Une collaboratrice de l'Institut d'histoire de la médecine de l'Université de Zurich (UZH), qui avait transmis au "Tages Anzeiger" un rapport interne donnant de mauvaises notes à Christoph Mörgeli, a été licenciée mardi. La haute école estime qu'elle s'est rendue responsable d'importants dommages.

En effet, une fois l'affaire rendue publique, l'UZH n'a pas pu poursuivre l'évaluation du travail du conseiller national UDC alors directeur du musée de l'institut, explique l'alma mater. Le lien de confiance a été irrémédiablement rompu.

La collaboratrice, qui avait été suspendue en novembre 2012, quittera son poste en avril, au terme des six mois de délai de résiliation.

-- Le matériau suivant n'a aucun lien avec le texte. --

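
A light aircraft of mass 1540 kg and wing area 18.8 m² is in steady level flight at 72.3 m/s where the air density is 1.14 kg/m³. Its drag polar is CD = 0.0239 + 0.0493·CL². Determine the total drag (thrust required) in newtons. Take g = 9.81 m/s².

In steady level flight, lift balances weight: W = mg = 1540 × 9.81 = 15107 N.
Dynamic pressure q = 0.5 × 1.14 × 72.3² = 2980 Pa.
CL = W/(q·S) = 15107 / (2980 × 18.8) = 0.2697.
CD = 0.0239 + 0.0493 × 0.2697² = 0.02749.
D = q·S·CD = 2980 × 18.8 × 0.02749 = 1540 N

D = 1540 N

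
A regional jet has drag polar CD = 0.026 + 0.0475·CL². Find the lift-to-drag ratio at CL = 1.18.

CD = 0.026 + 0.0475 × 1.18² = 0.09214
L/D = CL/CD = 1.18 / 0.09214 = 12.8

L/D = 12.8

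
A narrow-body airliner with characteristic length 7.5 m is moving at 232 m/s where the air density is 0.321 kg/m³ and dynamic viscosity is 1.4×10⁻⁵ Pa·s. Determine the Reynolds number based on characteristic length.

Re = 3.99×10^7

Re = ρ·v·c/μ = 0.321 × 232 × 7.5 / (1.4×10⁻⁵) = 3.99×10^7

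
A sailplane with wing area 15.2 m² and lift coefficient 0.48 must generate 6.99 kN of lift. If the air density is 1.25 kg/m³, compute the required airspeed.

L = ½ρv²S·CL ⇒ v = √(2L/(ρ·S·CL))
v = √(2 × 6990 / (1.25 × 15.2 × 0.48)) = √1533 = 39.2 m/s

v = 39.2 m/s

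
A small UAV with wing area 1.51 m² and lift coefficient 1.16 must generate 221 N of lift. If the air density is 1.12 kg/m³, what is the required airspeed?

v = 15 m/s

L = ½ρv²S·CL ⇒ v = √(2L/(ρ·S·CL))
v = √(2 × 221 / (1.12 × 1.51 × 1.16)) = √225.3 = 15 m/s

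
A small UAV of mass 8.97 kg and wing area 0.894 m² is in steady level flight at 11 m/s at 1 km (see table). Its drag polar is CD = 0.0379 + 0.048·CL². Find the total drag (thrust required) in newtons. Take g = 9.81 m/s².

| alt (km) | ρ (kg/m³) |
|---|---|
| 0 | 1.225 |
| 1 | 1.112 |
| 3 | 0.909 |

D = 8.46 N

At 1 km, from the table: ρ = 1.112 kg/m³.
Level flight ⇒ L = W = m·g = 8.97 × 9.81 = 87.996 N.
q = ½ρv² = ½ × 1.112 × 11² = 67.28 Pa.
CL = W/(q·S) = 87.996 / (67.28 × 0.894) = 1.463.
CD = 0.0379 + 0.048 × 1.463² = 0.1406.
D = q·S·CD = 67.28 × 0.894 × 0.1406 = 8.459 N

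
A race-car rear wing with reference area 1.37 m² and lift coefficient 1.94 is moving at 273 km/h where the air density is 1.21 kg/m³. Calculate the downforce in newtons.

Convert speed: v = 273 km/h ÷ 3.6 = 75.83 m/s.
L = ½ρv²S·CL = ½ × 1.21 × 75.83² × 1.37 × 1.94 = 9250 N ≈ 9.25 kN

L = 9250 N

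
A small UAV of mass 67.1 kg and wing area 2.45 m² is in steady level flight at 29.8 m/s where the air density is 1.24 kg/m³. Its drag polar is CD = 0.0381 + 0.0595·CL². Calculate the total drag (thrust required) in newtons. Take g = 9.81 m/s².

D = 70.5 N

In steady level flight, lift balances weight: W = mg = 67.1 × 9.81 = 658.25 N.
Dynamic pressure q = 0.5 × 1.24 × 29.8² = 550.6 Pa.
CL = W/(q·S) = 658.25 / (550.6 × 2.45) = 0.488.
CD = 0.0381 + 0.0595 × 0.488² = 0.05227.
D = q·S·CD = 550.6 × 2.45 × 0.05227 = 70.51 N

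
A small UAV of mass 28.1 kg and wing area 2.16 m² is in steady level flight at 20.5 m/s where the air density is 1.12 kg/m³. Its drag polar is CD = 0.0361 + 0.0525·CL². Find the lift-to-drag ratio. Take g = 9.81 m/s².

L/D = 10.5

In steady level flight, lift balances weight: W = mg = 28.1 × 9.81 = 275.66 N.
q = ½ρv² = ½ × 1.12 × 20.5² = 235.3 Pa.
CL = 2W/(ρv²S) = 2×275.66/(1.12×20.5²×2.16) = 0.5423.
CD = 0.0361 + 0.0525 × 0.5423² = 0.05154.
L/D = CL/CD = 0.5423 / 0.05154 = 10.5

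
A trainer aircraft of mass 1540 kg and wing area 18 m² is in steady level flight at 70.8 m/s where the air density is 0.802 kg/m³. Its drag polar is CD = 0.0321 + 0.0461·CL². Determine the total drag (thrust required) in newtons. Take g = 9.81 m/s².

D = 1450 N

Weight W = mg = 1540 × 9.81 = 15107 N; in level flight L = W.
Dynamic pressure q = 0.5 × 0.802 × 70.8² = 2010 Pa.
CL = 2W/(ρv²S) = 2×15107/(0.802×70.8²×18) = 0.4175.
CD = 0.0321 + 0.0461 × 0.4175² = 0.04014.
D = q·S·CD = 2010 × 18 × 0.04014 = 1452 N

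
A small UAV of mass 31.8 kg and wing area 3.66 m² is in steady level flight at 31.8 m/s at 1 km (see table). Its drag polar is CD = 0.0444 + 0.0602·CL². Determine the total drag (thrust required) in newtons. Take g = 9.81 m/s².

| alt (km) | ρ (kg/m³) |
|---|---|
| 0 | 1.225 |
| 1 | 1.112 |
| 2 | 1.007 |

D = 94.2 N

At 1 km, from the table: ρ = 1.112 kg/m³.
Level flight ⇒ L = W = m·g = 31.8 × 9.81 = 311.96 N.
Dynamic pressure q = 0.5 × 1.112 × 31.8² = 562.2 Pa.
Required CL = L/(qS) = 311.96/(562.2·3.66) = 0.1516.
CD = 0.0444 + 0.0602 × 0.1516² = 0.04578.
D = q·S·CD = 562.2 × 3.66 × 0.04578 = 94.21 N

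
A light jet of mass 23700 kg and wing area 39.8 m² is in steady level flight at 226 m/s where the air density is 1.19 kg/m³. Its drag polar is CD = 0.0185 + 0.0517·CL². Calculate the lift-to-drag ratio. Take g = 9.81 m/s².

L/D = 9.42

Level flight ⇒ L = W = m·g = 23700 × 9.81 = 2.325×10^5 N.
Dynamic pressure q = 0.5 × 1.19 × 226² = 30390 Pa.
CL = W/(q·S) = 2.325×10^5 / (30390 × 39.8) = 0.1922.
CD = 0.0185 + 0.0517 × 0.1922² = 0.02041.
L/D = CL/CD = 0.1922 / 0.02041 = 9.42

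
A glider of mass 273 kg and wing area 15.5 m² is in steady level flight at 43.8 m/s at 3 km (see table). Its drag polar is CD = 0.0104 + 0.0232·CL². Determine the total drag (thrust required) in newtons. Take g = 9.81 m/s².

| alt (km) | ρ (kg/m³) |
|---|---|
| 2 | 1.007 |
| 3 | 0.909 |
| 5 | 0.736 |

D = 153 N

At 3 km, from the table: ρ = 0.909 kg/m³.
In steady level flight, lift balances weight: W = mg = 273 × 9.81 = 2678.1 N.
Dynamic pressure q = 0.5 × 0.909 × 43.8² = 871.9 Pa.
Required CL = L/(qS) = 2678.1/(871.9·15.5) = 0.1982.
CD = 0.0104 + 0.0232 × 0.1982² = 0.01131.
D = q·S·CD = 871.9 × 15.5 × 0.01131 = 152.9 N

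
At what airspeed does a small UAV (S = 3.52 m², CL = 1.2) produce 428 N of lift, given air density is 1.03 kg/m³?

L = ½ρv²S·CL ⇒ v = √(2L/(ρ·S·CL))
v = √(2 × 428 / (1.03 × 3.52 × 1.2)) = √196.7 = 14 m/s

v = 14 m/s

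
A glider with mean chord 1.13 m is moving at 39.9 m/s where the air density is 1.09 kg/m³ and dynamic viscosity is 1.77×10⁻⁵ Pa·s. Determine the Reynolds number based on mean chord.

Re = 2.78×10^6

Re = ρ·v·c/μ = 1.09 × 39.9 × 1.13 / (1.77×10⁻⁵) = 2.78×10^6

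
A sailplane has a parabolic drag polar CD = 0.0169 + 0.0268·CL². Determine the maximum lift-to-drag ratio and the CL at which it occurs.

For CD = CD0 + K·CL², (L/D)max occurs at CL* = √(CD0/K) and equals 1/(2√(K·CD0)).
(L/D)max = 1/(2√(0.0268 × 0.0169)) = 1/(2 × 0.02128) = 23.5
CL* = √(0.0169/0.0268) = 0.794

(L/D)max = 23.5, at CL = 0.794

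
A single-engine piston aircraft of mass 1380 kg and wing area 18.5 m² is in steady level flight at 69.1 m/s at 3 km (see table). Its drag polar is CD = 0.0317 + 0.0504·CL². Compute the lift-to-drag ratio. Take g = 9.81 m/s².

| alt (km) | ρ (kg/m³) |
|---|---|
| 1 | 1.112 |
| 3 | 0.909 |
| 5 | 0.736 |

L/D = 9.01

At 3 km, from the table: ρ = 0.909 kg/m³.
Level flight ⇒ L = W = m·g = 1380 × 9.81 = 13538 N.
q = ½ρv² = ½ × 0.909 × 69.1² = 2170 Pa.
CL = 2W/(ρv²S) = 2×13538/(0.909×69.1²×18.5) = 0.3372.
CD = 0.0317 + 0.0504 × 0.3372² = 0.03743.
L/D = CL/CD = 0.3372 / 0.03743 = 9.01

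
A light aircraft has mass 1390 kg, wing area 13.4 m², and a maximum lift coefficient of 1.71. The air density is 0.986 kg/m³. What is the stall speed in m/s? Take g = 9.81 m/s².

Weight W = mg = 1390 × 9.81 = 13640 N.
From L = ½ρV²S·CL,max = W: V_stall = √(2W/(ρSCL,max)) = √(2·13640/(0.986·13.4·1.71))
V_stall = √1207 = 34.7 m/s

V_stall = 34.7 m/s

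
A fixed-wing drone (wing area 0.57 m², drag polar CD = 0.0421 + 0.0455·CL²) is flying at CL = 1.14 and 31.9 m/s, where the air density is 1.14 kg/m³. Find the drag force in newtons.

D = 33.5 N

CD = 0.0421 + 0.0455 × 1.14² = 0.1012
D = ½ρv²S·CD = ½ × 1.14 × 31.9² × 0.57 × 0.1012 = 33.5 N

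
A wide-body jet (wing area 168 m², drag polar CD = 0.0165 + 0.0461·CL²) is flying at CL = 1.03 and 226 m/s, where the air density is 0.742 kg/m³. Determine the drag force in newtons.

CD = 0.0165 + 0.0461 × 1.03² = 0.06541
D = ½ρv²S·CD = ½ × 0.742 × 226² × 168 × 0.06541 = 2.08×10^5 N

D = 2.08×10^5 N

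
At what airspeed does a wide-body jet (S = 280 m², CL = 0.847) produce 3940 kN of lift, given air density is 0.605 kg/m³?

v = 234 m/s

L = ½ρv²S·CL ⇒ v = √(2L/(ρ·S·CL))
v = √(2 × 3.94×10^6 / (0.605 × 280 × 0.847)) = √54920 = 234 m/s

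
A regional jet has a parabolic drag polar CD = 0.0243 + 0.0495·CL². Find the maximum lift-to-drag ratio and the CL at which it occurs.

(L/D)max = 14.4, at CL = 0.701

For CD = CD0 + K·CL², (L/D)max occurs at CL* = √(CD0/K) and equals 1/(2√(K·CD0)).
(L/D)max = 1/(2√(0.0495 × 0.0243)) = 1/(2 × 0.03468) = 14.4
CL* = √(0.0243/0.0495) = 0.701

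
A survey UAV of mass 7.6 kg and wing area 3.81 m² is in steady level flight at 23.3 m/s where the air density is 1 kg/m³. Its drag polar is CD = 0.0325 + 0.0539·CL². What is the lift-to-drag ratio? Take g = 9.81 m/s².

L/D = 2.2

In steady level flight, lift balances weight: W = mg = 7.6 × 9.81 = 74.556 N.
Dynamic pressure q = 0.5 × 1 × 23.3² = 271.4 Pa.
CL = 2W/(ρv²S) = 2×74.556/(1×23.3²×3.81) = 0.07209.
CD = 0.0325 + 0.0539 × 0.07209² = 0.03278.
L/D = CL/CD = 0.07209 / 0.03278 = 2.2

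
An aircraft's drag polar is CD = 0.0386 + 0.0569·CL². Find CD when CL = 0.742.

CD = 0.0386 + 0.0569 × 0.742² = 0.0386 + 0.03133 = 0.0699

CD = 0.0699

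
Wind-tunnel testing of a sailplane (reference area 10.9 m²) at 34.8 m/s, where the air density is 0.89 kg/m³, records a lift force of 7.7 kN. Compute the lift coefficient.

CL = 1.31

From L = ½ρv²S·CL, rearranging gives CL = 2L/(ρv²S).
CL = 2 × 7700 / (0.89 × 34.8² × 10.9) = 1.31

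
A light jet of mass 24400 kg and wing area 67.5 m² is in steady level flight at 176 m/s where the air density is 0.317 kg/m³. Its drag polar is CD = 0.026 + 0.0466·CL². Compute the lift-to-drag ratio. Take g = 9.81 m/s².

Level flight ⇒ L = W = m·g = 24400 × 9.81 = 2.3936×10^5 N.
q = ½ρv² = ½ × 0.317 × 176² = 4910 Pa.
CL = 2W/(ρv²S) = 2×2.3936×10^5/(0.317×176²×67.5) = 0.7223.
CD = 0.026 + 0.0466 × 0.7223² = 0.05031.
L/D = CL/CD = 0.7223 / 0.05031 = 14.4

L/D = 14.4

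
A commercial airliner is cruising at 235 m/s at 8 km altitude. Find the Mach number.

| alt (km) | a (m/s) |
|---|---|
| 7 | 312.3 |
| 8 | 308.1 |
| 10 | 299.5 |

M = 0.763

At 8 km, from the table: a = 308.1 m/s.
M = v/a = 235 / 308.1 = 0.763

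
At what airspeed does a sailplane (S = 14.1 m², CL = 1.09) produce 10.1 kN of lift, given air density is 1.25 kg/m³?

L = ½ρv²S·CL ⇒ v = √(2L/(ρ·S·CL))
v = √(2 × 10100 / (1.25 × 14.1 × 1.09)) = √1051 = 32.4 m/s

v = 32.4 m/s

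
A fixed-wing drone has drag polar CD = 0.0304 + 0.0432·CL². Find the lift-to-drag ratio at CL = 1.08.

CD = 0.0304 + 0.0432 × 1.08² = 0.08079
L/D = CL/CD = 1.08 / 0.08079 = 13.4

L/D = 13.4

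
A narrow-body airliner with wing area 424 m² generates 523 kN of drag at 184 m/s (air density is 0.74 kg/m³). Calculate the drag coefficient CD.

CD = 0.0985

From D = ½ρv²S·CD, rearranging gives CD = 2D/(ρv²S).
CD = 2 × 5.23×10^5 / (0.74 × 184² × 424) = 0.0985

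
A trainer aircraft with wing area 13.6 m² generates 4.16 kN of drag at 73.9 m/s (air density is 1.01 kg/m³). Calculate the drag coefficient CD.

CD = 0.111

From D = ½ρv²S·CD, rearranging gives CD = 2D/(ρv²S).
CD = 2 × 4160 / (1.01 × 73.9² × 13.6) = 0.111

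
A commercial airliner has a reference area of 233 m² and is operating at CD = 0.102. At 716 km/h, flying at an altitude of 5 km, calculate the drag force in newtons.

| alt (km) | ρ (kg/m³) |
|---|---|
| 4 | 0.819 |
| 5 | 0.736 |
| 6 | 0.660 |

At 5 km, from the table: ρ = 0.736 kg/m³.
Convert speed: v = 716 km/h ÷ 3.6 = 198.9 m/s.
Dynamic pressure q = ½ρv² = ½ × 0.736 × 198.9² = 14560 Pa.
D = q·S·CD = 14560 × 233 × 0.102 = 3.46×10^5 N ≈ 346 kN

D = 3.46×10^5 N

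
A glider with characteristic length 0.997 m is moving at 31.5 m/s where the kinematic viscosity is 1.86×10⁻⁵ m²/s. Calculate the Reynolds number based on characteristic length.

Re = 1.69×10^6

Re = v·c/ν = 31.5 × 0.997 / (1.86×10⁻⁵) = 1.69×10^6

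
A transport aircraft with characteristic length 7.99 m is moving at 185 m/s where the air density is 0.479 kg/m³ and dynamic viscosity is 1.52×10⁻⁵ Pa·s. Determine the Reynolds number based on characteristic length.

Re = 4.66×10^7

Re = ρ·v·c/μ = 0.479 × 185 × 7.99 / (1.52×10⁻⁵) = 4.66×10^7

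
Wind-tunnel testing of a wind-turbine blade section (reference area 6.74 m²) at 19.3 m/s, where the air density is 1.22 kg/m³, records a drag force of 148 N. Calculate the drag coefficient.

CD = 0.0966

From D = ½ρv²S·CD, rearranging gives CD = 2D/(ρv²S).
CD = 2 × 148 / (1.22 × 19.3² × 6.74) = 0.0966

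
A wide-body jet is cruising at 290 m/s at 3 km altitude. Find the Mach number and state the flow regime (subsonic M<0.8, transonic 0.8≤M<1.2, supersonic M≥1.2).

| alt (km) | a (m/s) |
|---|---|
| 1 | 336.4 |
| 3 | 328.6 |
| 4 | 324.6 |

At 3 km, from the table: a = 328.6 m/s.
M = v/a = 290 / 328.6 = 0.883
M = 0.883 → transonic.

M = 0.883 (transonic)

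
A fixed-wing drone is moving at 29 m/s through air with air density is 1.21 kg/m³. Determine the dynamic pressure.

q = ½ρv² = ½ × 1.21 × 29² = 509 Pa

q = 509 Pa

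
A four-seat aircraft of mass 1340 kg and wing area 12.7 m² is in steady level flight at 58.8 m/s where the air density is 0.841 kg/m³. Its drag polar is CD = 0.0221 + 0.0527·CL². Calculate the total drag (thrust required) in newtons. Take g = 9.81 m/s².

In steady level flight, lift balances weight: W = mg = 1340 × 9.81 = 13145 N.
Dynamic pressure q = 0.5 × 0.841 × 58.8² = 1454 Pa.
CL = W/(q·S) = 13145 / (1454 × 12.7) = 0.7119.
CD = 0.0221 + 0.0527 × 0.7119² = 0.04881.
D = q·S·CD = 1454 × 12.7 × 0.04881 = 901.3 N

D = 901 N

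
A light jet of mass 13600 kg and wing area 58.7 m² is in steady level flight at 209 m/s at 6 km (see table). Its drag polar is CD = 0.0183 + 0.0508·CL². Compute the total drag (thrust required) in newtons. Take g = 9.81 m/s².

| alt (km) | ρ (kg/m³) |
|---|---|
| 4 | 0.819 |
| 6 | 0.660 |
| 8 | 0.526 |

D = 16600 N

At 6 km, from the table: ρ = 0.660 kg/m³.
Weight W = mg = 13600 × 9.81 = 1.3342×10^5 N; in level flight L = W.
q = ½ρv² = ½ × 0.66 × 209² = 14410 Pa.
CL = W/(q·S) = 1.3342×10^5 / (14410 × 58.7) = 0.1577.
CD = 0.0183 + 0.0508 × 0.1577² = 0.01956.
D = q·S·CD = 14410 × 58.7 × 0.01956 = 16550 N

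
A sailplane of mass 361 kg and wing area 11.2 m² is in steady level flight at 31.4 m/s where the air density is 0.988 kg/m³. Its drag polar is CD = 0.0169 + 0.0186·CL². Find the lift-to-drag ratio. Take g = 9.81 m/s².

Level flight ⇒ L = W = m·g = 361 × 9.81 = 3541.4 N.
Dynamic pressure q = 0.5 × 0.988 × 31.4² = 487.1 Pa.
CL = W/(q·S) = 3541.4 / (487.1 × 11.2) = 0.6492.
CD = 0.0169 + 0.0186 × 0.6492² = 0.02474.
L/D = CL/CD = 0.6492 / 0.02474 = 26.2

L/D = 26.2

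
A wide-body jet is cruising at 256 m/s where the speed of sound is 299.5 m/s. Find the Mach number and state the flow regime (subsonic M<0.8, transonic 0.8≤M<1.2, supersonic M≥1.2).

M = 0.855 (transonic)

M = v/a = 256 / 299.5 = 0.855
M = 0.855 → transonic.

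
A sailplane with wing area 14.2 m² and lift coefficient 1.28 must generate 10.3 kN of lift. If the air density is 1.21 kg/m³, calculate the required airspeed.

L = ½ρv²S·CL ⇒ v = √(2L/(ρ·S·CL))
v = √(2 × 10300 / (1.21 × 14.2 × 1.28)) = √936.7 = 30.6 m/s

v = 30.6 m/s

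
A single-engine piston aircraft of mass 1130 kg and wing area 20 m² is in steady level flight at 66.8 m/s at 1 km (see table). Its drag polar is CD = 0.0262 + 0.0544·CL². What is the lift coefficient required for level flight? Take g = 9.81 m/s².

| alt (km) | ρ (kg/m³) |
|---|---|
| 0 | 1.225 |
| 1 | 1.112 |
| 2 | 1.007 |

CL = 0.223

At 1 km, from the table: ρ = 1.112 kg/m³.
In steady level flight, lift balances weight: W = mg = 1130 × 9.81 = 11085 N.
Dynamic pressure q = 0.5 × 1.112 × 66.8² = 2481 Pa.
CL = W/(q·S) = 11085 / (2481 × 20) = 0.2234.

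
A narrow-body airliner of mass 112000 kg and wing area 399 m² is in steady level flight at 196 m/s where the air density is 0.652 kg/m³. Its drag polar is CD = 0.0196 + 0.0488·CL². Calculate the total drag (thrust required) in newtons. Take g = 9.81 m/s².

Weight W = mg = 112000 × 9.81 = 1.0987×10^6 N; in level flight L = W.
q = ½ρv² = ½ × 0.652 × 196² = 12520 Pa.
CL = W/(q·S) = 1.0987×10^6 / (12520 × 399) = 0.2199.
CD = 0.0196 + 0.0488 × 0.2199² = 0.02196.
D = q·S·CD = 12520 × 399 × 0.02196 = 1.097×10^5 N

D = 1.1×10^5 N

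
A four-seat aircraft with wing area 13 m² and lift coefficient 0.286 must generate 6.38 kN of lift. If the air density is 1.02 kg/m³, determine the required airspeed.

L = ½ρv²S·CL ⇒ v = √(2L/(ρ·S·CL))
v = √(2 × 6380 / (1.02 × 13 × 0.286)) = √3365 = 58 m/s

v = 58 m/s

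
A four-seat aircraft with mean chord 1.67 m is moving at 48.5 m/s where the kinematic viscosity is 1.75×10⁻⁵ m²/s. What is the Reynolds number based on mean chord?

Re = v·c/ν = 48.5 × 1.67 / (1.75×10⁻⁵) = 4.63×10^6

Re = 4.63×10^6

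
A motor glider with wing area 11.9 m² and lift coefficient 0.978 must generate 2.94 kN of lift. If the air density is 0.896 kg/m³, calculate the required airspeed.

v = 23.7 m/s

L = ½ρv²S·CL ⇒ v = √(2L/(ρ·S·CL))
v = √(2 × 2940 / (0.896 × 11.9 × 0.978)) = √563.9 = 23.7 m/s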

Une procédure pénale pour violation du secret de fonction est en cours à son encontre.

Christoph Mörgeli avait quant à lui été renvoyé en septembre 2012 de son poste de directeur du Musée de la médecine de l'UZH. La haute école lui reprochait d'avoir porté atteinte au principe de loyauté envers son employeur en attaquant publiquement son supérieur, et d'avoir mal géré le musée.